Abstract
Spinor Bose gases may exhibit both phase and ferromagnetic order. Consequently, they may support superflow of both mass and spin currents. In this thesis we utilize a stochastic Gross-Pitaevskii model to investigate the superfluid properties of a two-dimensional spin-1 Bose gas with ferromagnetic interactions. Owing to the low dimensionality, the superfluidity of this system can not be attributed to the presence of a Bose-Einstein condensate, with thermal fluctuations precluding long-range order. Rather, mass and spin superfluidity emerge via respective Berezinskii-Kosterlitz-Thouless (BKT) transitions. Such transitions are characterized by the emergence of quasi-long-range order, driven by the binding of topological defect pairs.
First, we consider an easy-plane ferromagnetic gas.
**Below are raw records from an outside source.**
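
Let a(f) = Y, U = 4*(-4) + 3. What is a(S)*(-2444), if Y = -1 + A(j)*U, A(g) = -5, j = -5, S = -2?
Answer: -156416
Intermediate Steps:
U = -13 (U = -16 + 3 = -13)
Y = 64 (Y = -1 - 5*(-13) = -1 + 65 = 64)
a(f) = 64
a(S)*(-2444) = 64*(-2444) = -156416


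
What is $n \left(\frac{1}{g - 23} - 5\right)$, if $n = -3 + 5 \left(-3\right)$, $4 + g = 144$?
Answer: $\frac{1168}{13} \approx 89.846$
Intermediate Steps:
$g = 140$ ($g = -4 + 144 = 140$)
$n = -18$ ($n = -3 - 15 = -18$)
$n \left(\frac{1}{g - 23} - 5\right) = - 18 \left(\frac{1}{140 - 23} - 5\right) = - 18 \left(\frac{1}{117} - 5\right) = \left(-18\right) \left(- \frac{584}{117}\right) = \frac{1168}{13}$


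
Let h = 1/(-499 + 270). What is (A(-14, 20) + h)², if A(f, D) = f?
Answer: 10284849/52441 ≈ 196.12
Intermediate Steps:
h = -1/229 (h = 1/(-229) = -1/229 ≈ -0.0043668)
(A(-14, 20) + h)² = (-14 - 1/229)² = (-3207/229)² = 10284849/52441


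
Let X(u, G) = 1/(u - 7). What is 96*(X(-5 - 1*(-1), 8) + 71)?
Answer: 74880/11 ≈ 6807.3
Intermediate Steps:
X(u, G) = 1/(-7 + u)
96*(X(-5 - 1*(-1), 8) + 71) = 96*(1/(-7 + (-5 - 1*(-1))) + 71) = 96*(1/(-7 + (-5 + 1)) + 71) = 96*(1/(-7 - 4) + 71) = 96*(1/(-11) + 71) = 96*(-1/11 + 71) = 96*(780/11) = 74880/11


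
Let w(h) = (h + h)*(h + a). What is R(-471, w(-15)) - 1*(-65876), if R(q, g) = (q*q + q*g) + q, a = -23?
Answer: -249694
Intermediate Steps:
w(h) = 2*h*(-23 + h) (w(h) = (h + h)*(h - 23) = (2*h)*(-23 + h) = 2*h*(-23 + h))
R(q, g) = q + q² + g*q (R(q, g) = (q² + g*q) + q = q + q² + g*q)
R(-471, w(-15)) - 1*(-65876) = -471*(1 + 2*(-15)*(-23 - 15) - 471) - 1*(-65876) = -471*(1 + 2*(-15)*(-38) - 471) + 65876 = -471*(1 + 1140 - 471) + 65876 = -471*670 + 65876 = -315570 + 65876 = -249694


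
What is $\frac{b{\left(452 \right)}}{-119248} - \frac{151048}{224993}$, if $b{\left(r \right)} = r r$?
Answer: $- \frac{3998696361}{1676872829} \approx -2.3846$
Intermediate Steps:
$b{\left(r \right)} = r^{2}$
$\frac{b{\left(452 \right)}}{-119248} - \frac{151048}{224993} = \frac{452^{2}}{-119248} - \frac{151048}{224993} = 204304 \left(- \frac{1}{119248}\right) - \frac{151048}{224993} = - \frac{12769}{7453} - \frac{151048}{224993} = - \frac{3998696361}{1676872829}$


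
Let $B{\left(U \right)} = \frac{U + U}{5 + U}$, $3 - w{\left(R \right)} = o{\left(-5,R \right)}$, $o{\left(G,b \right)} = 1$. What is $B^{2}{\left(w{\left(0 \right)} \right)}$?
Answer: $\frac{16}{49} \approx 0.32653$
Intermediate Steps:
$w{\left(R \right)} = 2$ ($w{\left(R \right)} = 3 - 1 = 2$)
$B{\left(U \right)} = \frac{2 U}{5 + U}$
$B^{2}{\left(w{\left(0 \right)} \right)} = \left(2 \cdot 2 \frac{1}{5 + 2}\right)^{2} = \left(2 \cdot 2 \cdot \frac{1}{7}\right)^{2} = \left(\frac{4}{7}\right)^{2} = \frac{16}{49}$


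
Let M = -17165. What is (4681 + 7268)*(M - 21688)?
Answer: -464254497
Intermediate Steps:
(4681 + 7268)*(M - 21688) = (4681 + 7268)*(-17165 - 21688) = 11949*(-38853) = -464254497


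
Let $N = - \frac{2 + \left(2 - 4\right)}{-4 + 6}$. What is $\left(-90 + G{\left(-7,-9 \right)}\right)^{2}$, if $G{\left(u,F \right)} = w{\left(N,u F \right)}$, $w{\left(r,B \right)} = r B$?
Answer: $8100$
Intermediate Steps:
$N = 0$ ($N = - \frac{2 + \left(2 - 4\right)}{2} = - \frac{2 - 2}{2} = - \frac{0}{2} = \left(-1\right) 0 = 0$)
$w{\left(r,B \right)} = B r$
$G{\left(u,F \right)} = 0$ ($G{\left(u,F \right)} = u F 0 = F u 0 = 0$)
$\left(-90 + G{\left(-7,-9 \right)}\right)^{2} = \left(-90 + 0\right)^{2} = \left(-90\right)^{2} = 8100$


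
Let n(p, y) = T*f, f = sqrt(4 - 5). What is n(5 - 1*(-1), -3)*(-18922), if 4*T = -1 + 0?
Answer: 9461*I/2 ≈ 4730.5*I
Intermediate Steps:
T = -1/4 (T = (-1 + 0)/4 = (1/4)*(-1) = -1/4 ≈ -0.25000)
f = I (f = sqrt(-1) = I ≈ 1.0*I)
n(p, y) = -I/4
n(5 - 1*(-1), -3)*(-18922) = -I/4*(-18922) = 9461*I/2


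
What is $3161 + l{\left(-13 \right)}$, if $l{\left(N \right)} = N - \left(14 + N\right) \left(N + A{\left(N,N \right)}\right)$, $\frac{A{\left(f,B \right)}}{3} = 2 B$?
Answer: $3239$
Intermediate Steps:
$A{\left(f,B \right)} = 6 B$ ($A{\left(f,B \right)} = 3 \cdot 2 B = 6 B$)
$l{\left(N \right)} = N - 7 N \left(14 + N\right)$ ($l{\left(N \right)} = N - \left(14 + N\right) \left(N + 6 N\right) = N - \left(14 + N\right) 7 N = N - 7 N \left(14 + N\right)$)
$3161 + l{\left(-13 \right)} = 3161 - 13 \left(-97 - -91\right) = 3161 - 13 \left(-97 + 91\right) = 3161 - -78 = 3161 + 78 = 3239$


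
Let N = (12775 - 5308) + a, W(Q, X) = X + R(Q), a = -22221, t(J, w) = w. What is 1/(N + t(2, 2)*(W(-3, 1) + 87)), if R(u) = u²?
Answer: -1/14560 ≈ -6.8681e-5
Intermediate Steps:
W(Q, X) = X + Q²
N = -14754 (N = (12775 - 5308) - 22221 = 7467 - 22221 = -14754)
1/(N + t(2, 2)*(W(-3, 1) + 87)) = 1/(-14754 + 2*((1 + (-3)²) + 87)) = 1/(-14754 + 2*((1 + 9) + 87)) = 1/(-14754 + 2*(10 + 87)) = 1/(-14754 + 2*97) = 1/(-14754 + 194) = 1/(-14560) = -1/14560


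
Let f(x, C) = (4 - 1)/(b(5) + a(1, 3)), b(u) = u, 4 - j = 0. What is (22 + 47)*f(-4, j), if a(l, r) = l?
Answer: 69/2 ≈ 34.500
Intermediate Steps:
j = 4 (j = 4 - 1*0 = 4 + 0 = 4)
f(x, C) = ½ (f(x, C) = (4 - 1)/(5 + 1) = 3/6 = 3*(⅙) = ½)
(22 + 47)*f(-4, j) = (22 + 47)*(½) = 69*(½) = 69/2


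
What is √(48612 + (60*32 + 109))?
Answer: √50641 ≈ 225.04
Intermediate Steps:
√(48612 + (60*32 + 109)) = √(48612 + (1920 + 109)) = √(48612 + 2029) = √50641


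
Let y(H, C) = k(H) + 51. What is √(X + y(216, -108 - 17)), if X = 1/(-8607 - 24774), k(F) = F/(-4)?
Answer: 4*I*√23214631/11127 ≈ 1.7321*I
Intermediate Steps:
k(F) = -F/4 (k(F) = F*(-¼) = -F/4)
y(H, C) = 51 - H/4 (y(H, C) = -H/4 + 51 = 51 - H/4)
X = -1/33381 (X = 1/(-33381) = -1/33381 ≈ -2.9957e-5)
√(X + y(216, -108 - 17)) = √(-1/33381 + (51 - ¼*216)) = √(-1/33381 + (51 - 54)) = √(-1/33381 - 3) = √(-100144/33381) = 4*I*√23214631/11127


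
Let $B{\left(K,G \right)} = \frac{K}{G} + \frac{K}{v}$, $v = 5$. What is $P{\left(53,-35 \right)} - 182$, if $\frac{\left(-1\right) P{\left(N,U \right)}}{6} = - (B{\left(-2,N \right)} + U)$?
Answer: $- \frac{104576}{265} \approx -394.63$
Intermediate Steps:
$B{\left(K,G \right)} = \frac{K}{5} + \frac{K}{G}$ ($B{\left(K,G \right)} = \frac{K}{G} + \frac{K}{5} = \frac{K}{5} + \frac{K}{G}$)
$P{\left(N,U \right)} = - \frac{12}{5} - \frac{12}{N} + 6 U$ ($P{\left(N,U \right)} = - 6 \left(- (\left(\frac{1}{5} \left(-2\right) - \frac{2}{N}\right) + U)\right) = - 6 \left(- (\left(- \frac{2}{5} - \frac{2}{N}\right) + U)\right) = - 6 \left(- (- \frac{2}{5} + U - \frac{2}{N})\right) = - 6 \left(\frac{2}{5} - U + \frac{2}{N}\right) = - \frac{12}{5} - \frac{12}{N} + 6 U$)
$P{\left(53,-35 \right)} - 182 = \left(- \frac{12}{5} - \frac{12}{53} + 6 \left(-35\right)\right) - 182 = \left(- \frac{12}{5} - \frac{12}{53} - 210\right) - 182 = - \frac{56346}{265} - 182 = - \frac{104576}{265}$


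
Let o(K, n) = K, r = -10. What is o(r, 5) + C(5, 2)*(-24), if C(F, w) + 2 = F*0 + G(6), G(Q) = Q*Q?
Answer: -826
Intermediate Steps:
G(Q) = Q²
C(F, w) = 34 (C(F, w) = -2 + (F*0 + 6²) = -2 + (0 + 36) = -2 + 36 = 34)
o(r, 5) + C(5, 2)*(-24) = -10 + 34*(-24) = -10 - 816 = -826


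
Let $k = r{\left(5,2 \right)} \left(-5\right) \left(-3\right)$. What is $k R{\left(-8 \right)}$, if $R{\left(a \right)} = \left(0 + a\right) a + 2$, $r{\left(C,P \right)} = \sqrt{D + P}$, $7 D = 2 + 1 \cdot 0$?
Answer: $\frac{3960 \sqrt{7}}{7} \approx 1496.7$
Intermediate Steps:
$D = \frac{2}{7}$ ($D = \frac{2 + 1 \cdot 0}{7} = \frac{2 + 0}{7} = \frac{1}{7} \cdot 2 = \frac{2}{7} \approx 0.28571$)
$r{\left(C,P \right)} = \sqrt{\frac{2}{7} + P}$
$R{\left(a \right)} = 2 + a^{2}$ ($R{\left(a \right)} = a a + 2 = a^{2} + 2 = 2 + a^{2}$)
$k = \frac{60 \sqrt{7}}{7}$ ($k = \frac{\sqrt{14 + 49 \cdot 2}}{7} \left(-5\right) \left(-3\right) = \frac{\sqrt{14 + 98}}{7} \left(-5\right) \left(-3\right) = \frac{\sqrt{112}}{7} \left(-5\right) \left(-3\right) = \frac{4 \sqrt{7}}{7} \left(-5\right) \left(-3\right) = - \frac{20 \sqrt{7}}{7} \left(-3\right) = \frac{60 \sqrt{7}}{7} \approx 22.678$)
$k R{\left(-8 \right)} = \frac{60 \sqrt{7}}{7} \left(2 + \left(-8\right)^{2}\right) = \frac{60 \sqrt{7}}{7} \left(2 + 64\right) = \frac{60 \sqrt{7}}{7} \cdot 66 = \frac{3960 \sqrt{7}}{7}$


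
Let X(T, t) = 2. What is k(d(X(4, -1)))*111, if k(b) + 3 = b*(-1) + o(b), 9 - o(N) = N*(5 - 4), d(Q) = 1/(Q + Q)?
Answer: 1221/2 ≈ 610.50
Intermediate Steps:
d(Q) = 1/(2*Q)
o(N) = 9 - N (o(N) = 9 - N*(5 - 4) = 9 - N)
k(b) = 6 - 2*b (k(b) = -3 + (b*(-1) + (9 - b)) = -3 + (-b + (9 - b)) = -3 + (9 - 2*b) = 6 - 2*b)
k(d(X(4, -1)))*111 = (6 - 1/2)*111 = (6 - 2*¼)*111 = (6 - ½)*111 = (11/2)*111 = 1221/2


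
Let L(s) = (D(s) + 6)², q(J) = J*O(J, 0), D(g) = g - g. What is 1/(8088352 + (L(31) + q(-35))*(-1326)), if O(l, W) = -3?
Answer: 1/7901386 ≈ 1.2656e-7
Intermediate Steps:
D(g) = 0
q(J) = -3*J (q(J) = J*(-3) = -3*J)
L(s) = 36 (L(s) = (0 + 6)² = 6² = 36)
1/(8088352 + (L(31) + q(-35))*(-1326)) = 1/(8088352 + (36 - 3*(-35))*(-1326)) = 1/(8088352 + (36 + 105)*(-1326)) = 1/(8088352 + 141*(-1326)) = 1/(8088352 - 186966) = 1/7901386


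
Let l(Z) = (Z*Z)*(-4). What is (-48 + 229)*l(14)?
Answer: -141904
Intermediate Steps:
l(Z) = -4*Z² (l(Z) = Z²*(-4) = -4*Z²)
(-48 + 229)*l(14) = (-48 + 229)*(-4*14²) = 181*(-4*196) = 181*(-784) = -141904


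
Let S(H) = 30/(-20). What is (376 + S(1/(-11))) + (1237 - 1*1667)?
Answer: -111/2 ≈ -55.500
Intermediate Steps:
S(H) = -3/2 (S(H) = 30*(-1/20) = -3/2)
(376 + S(1/(-11))) + (1237 - 1*1667) = (376 - 3/2) + (1237 - 1*1667) = 749/2 + (1237 - 1667) = 749/2 - 430 = -111/2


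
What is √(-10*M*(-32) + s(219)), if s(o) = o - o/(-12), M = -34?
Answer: I*√42571/2 ≈ 103.16*I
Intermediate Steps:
s(o) = 13*o/12 (s(o) = o - o*(-1)/12 = o - (-1)*o/12 = o + o/12 = 13*o/12)
√(-10*M*(-32) + s(219)) = √(-10*(-34)*(-32) + (13/12)*219) = √(340*(-32) + 949/4) = √(-10880 + 949/4) = √(-42571/4) = I*√42571/2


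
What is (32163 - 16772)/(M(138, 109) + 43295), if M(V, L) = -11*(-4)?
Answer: 15391/43339 ≈ 0.35513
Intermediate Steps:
M(V, L) = 44
(32163 - 16772)/(M(138, 109) + 43295) = (32163 - 16772)/(44 + 43295) = 15391/43339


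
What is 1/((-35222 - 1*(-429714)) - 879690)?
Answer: -1/485198 ≈ -2.0610e-6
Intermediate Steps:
1/((-35222 - 1*(-429714)) - 879690) = 1/((-35222 + 429714) - 879690) = 1/(394492 - 879690) = 1/(-485198) = -1/485198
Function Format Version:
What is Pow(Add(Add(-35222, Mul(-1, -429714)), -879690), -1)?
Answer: Rational(-1, 485198) ≈ -2.0610e-6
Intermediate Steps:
Pow(Add(Add(-35222, Mul(-1, -429714)), -879690), -1) = Pow(Add(Add(-35222, 429714), -879690), -1) = Pow(Add(394492, -879690), -1) = Pow(-485198, -1) = Rational(-1, 485198)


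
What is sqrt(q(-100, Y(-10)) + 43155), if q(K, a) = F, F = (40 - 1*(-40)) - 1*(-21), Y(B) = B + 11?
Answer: 2*sqrt(10814) ≈ 207.98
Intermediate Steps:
Y(B) = 11 + B
F = 101 (F = (40 + 40) + 21 = 80 + 21 = 101)
q(K, a) = 101
sqrt(q(-100, Y(-10)) + 43155) = sqrt(101 + 43155) = sqrt(43256) = 2*sqrt(10814)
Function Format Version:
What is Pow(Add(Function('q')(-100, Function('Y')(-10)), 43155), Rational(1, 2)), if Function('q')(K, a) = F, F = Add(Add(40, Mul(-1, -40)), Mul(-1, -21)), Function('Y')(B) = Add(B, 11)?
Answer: Mul(2, Pow(10814, Rational(1, 2))) ≈ 207.98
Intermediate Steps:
Function('Y')(B) = Add(11, B)
F = 101 (F = Add(Add(40, 40), 21) = Add(80, 21) = 101)
Function('q')(K, a) = 101
Pow(Add(Function('q')(-100, Function('Y')(-10)), 43155), Rational(1, 2)) = Pow(Add(101, 43155), Rational(1, 2)) = Pow(43256, Rational(1, 2)) = Mul(2, Pow(10814, Rational(1, 2)))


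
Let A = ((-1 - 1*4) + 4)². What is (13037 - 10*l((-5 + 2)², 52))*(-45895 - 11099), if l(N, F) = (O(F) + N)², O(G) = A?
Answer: -686036778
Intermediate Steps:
A = 1 (A = ((-1 - 4) + 4)² = (-5 + 4)² = (-1)² = 1)
O(G) = 1
l(N, F) = (1 + N)²
(13037 - 10*l((-5 + 2)², 52))*(-45895 - 11099) = (13037 - 10*(1 + (-5 + 2)²)²)*(-45895 - 11099) = (13037 - 10*(1 + (-3)²)²)*(-56994) = (13037 - 10*(1 + 9)²)*(-56994) = (13037 - 10*10²)*(-56994) = (13037 - 10*100)*(-56994) = (13037 - 1000)*(-56994) = 12037*(-56994) = -686036778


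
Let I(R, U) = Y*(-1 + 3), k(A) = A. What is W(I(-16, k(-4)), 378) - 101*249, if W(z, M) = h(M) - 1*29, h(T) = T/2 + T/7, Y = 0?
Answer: -24935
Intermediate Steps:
h(T) = 9*T/14 (h(T) = T*(1/2) + T*(1/7) = T/2 + T/7 = 9*T/14)
I(R, U) = 0 (I(R, U) = 0*(-1 + 3) = 0*2 = 0)
W(z, M) = -29 + 9*M/14 (W(z, M) = 9*M/14 - 1*29 = 9*M/14 - 29 = -29 + 9*M/14)
W(I(-16, k(-4)), 378) - 101*249 = (-29 + (9/14)*378) - 101*249 = (-29 + 243) - 1*25149 = 214 - 25149 = -24935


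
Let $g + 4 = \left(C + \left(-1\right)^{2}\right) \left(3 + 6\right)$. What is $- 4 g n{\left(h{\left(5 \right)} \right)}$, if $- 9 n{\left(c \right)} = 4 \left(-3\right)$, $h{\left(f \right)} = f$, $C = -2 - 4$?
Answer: $\frac{784}{3} \approx 261.33$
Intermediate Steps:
$C = -6$
$n{\left(c \right)} = \frac{4}{3}$ ($n{\left(c \right)} = - \frac{4 \left(-3\right)}{9} = \left(- \frac{1}{9}\right) \left(-12\right) = \frac{4}{3}$)
$g = -49$ ($g = -4 + \left(-6 + \left(-1\right)^{2}\right) \left(3 + 6\right) = -4 + \left(-6 + 1\right) 9 = -4 - 45 = -49$)
$- 4 g n{\left(h{\left(5 \right)} \right)} = \left(-4\right) \left(-49\right) \frac{4}{3} = 196 \cdot \frac{4}{3} = \frac{784}{3}$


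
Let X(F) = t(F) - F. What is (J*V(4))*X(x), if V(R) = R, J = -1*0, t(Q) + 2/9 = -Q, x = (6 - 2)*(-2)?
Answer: 0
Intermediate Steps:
x = -8 (x = 4*(-2) = -8)
t(Q) = -2/9 - Q
J = 0
X(F) = -2/9 - 2*F (X(F) = (-2/9 - F) - F = -2/9 - 2*F)
(J*V(4))*X(x) = (0*4)*(-2/9 - 2*(-8)) = 0*(-2/9 + 16) = 0*(142/9) = 0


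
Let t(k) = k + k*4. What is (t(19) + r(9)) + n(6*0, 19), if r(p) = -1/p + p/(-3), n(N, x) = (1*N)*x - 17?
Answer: 674/9 ≈ 74.889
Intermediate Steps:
n(N, x) = -17 + N*x (n(N, x) = N*x - 17 = -17 + N*x)
t(k) = 5*k (t(k) = k + 4*k = 5*k)
r(p) = -1/p - p/3 (r(p) = -1/p + p*(-⅓) = -1/p - p/3)
(t(19) + r(9)) + n(6*0, 19) = (5*19 + (-1/9 - ⅓*9)) + (-17 + (6*0)*19) = (95 + (-1*⅑ - 3)) + (-17 + 0*19) = (95 + (-⅑ - 3)) + (-17 + 0) = (95 - 28/9) - 17 = 827/9 - 17 = 674/9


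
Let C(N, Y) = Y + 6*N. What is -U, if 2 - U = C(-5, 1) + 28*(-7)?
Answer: -227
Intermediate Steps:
U = 227 (U = 2 - ((1 + 6*(-5)) + 28*(-7)) = 2 - ((1 - 30) - 196) = 2 - (-29 - 196) = 2 - 1*(-225) = 2 + 225 = 227)
-U = -1*227 = -227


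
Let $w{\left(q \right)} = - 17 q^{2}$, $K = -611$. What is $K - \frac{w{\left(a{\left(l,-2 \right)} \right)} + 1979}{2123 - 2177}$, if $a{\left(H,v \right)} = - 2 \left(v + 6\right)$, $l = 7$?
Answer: $- \frac{1189}{2} \approx -594.5$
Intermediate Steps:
$a{\left(H,v \right)} = -12 - 2 v$ ($a{\left(H,v \right)} = - 2 \left(6 + v\right) = -12 - 2 v$)
$K - \frac{w{\left(a{\left(l,-2 \right)} \right)} + 1979}{2123 - 2177} = -611 - \frac{- 17 \left(-12 - -4\right)^{2} + 1979}{2123 - 2177} = -611 - \frac{- 17 \left(-12 + 4\right)^{2} + 1979}{-54} = -611 - \left(- 17 \left(-8\right)^{2} + 1979\right) \left(- \frac{1}{54}\right) = -611 - \left(\left(-17\right) 64 + 1979\right) \left(- \frac{1}{54}\right) = -611 - \left(-1088 + 1979\right) \left(- \frac{1}{54}\right) = -611 - 891 \left(- \frac{1}{54}\right) = -611 - - \frac{33}{2} = -611 + \frac{33}{2} = - \frac{1189}{2}$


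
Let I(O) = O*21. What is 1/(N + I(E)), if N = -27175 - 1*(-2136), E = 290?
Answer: -1/18949 ≈ -5.2773e-5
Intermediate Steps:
I(O) = 21*O
N = -25039 (N = -27175 + 2136 = -25039)
1/(N + I(E)) = 1/(-25039 + 21*290) = 1/(-25039 + 6090) = 1/(-18949) = -1/18949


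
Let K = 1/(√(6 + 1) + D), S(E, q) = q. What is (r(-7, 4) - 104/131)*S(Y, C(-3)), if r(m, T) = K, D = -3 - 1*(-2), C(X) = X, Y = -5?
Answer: 493/262 - √7/2 ≈ 0.55880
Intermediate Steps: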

We find the system superfluidity may be understood by direct application of existing BKT theory. In particular, mass and spin superfluidity are respectively associated with quasi-long-range order in the global phase and local magnetization. The former arises from the binding of mass vortex pairs, while the latter arises from the binding of polar-core spin vortex pairs. Following this, we introduce axial magnetization, and consider a gas in the broken-axisymmetric phase. We find axial magnetization acts to couple mass and spin superflows via a mechanism analogous to the superfluid drag exhibited by two-component superfluids. This coupling renders invalid the direct applicability of existing BKT theory: here mass and spin superfluidity may each be associated with both phase and magnetic order. We remedy this with a generalization making concrete the relation between superfluidity and quasi-long-range order in this system. In addition, through variations of the quadratic Zeeman energy and axial magnetization we identify three distinct superfluid phases, which serve as finite-temperature generalizations of the polar, broken-axisymmetric, and easy-axis ferromagnetic ground states.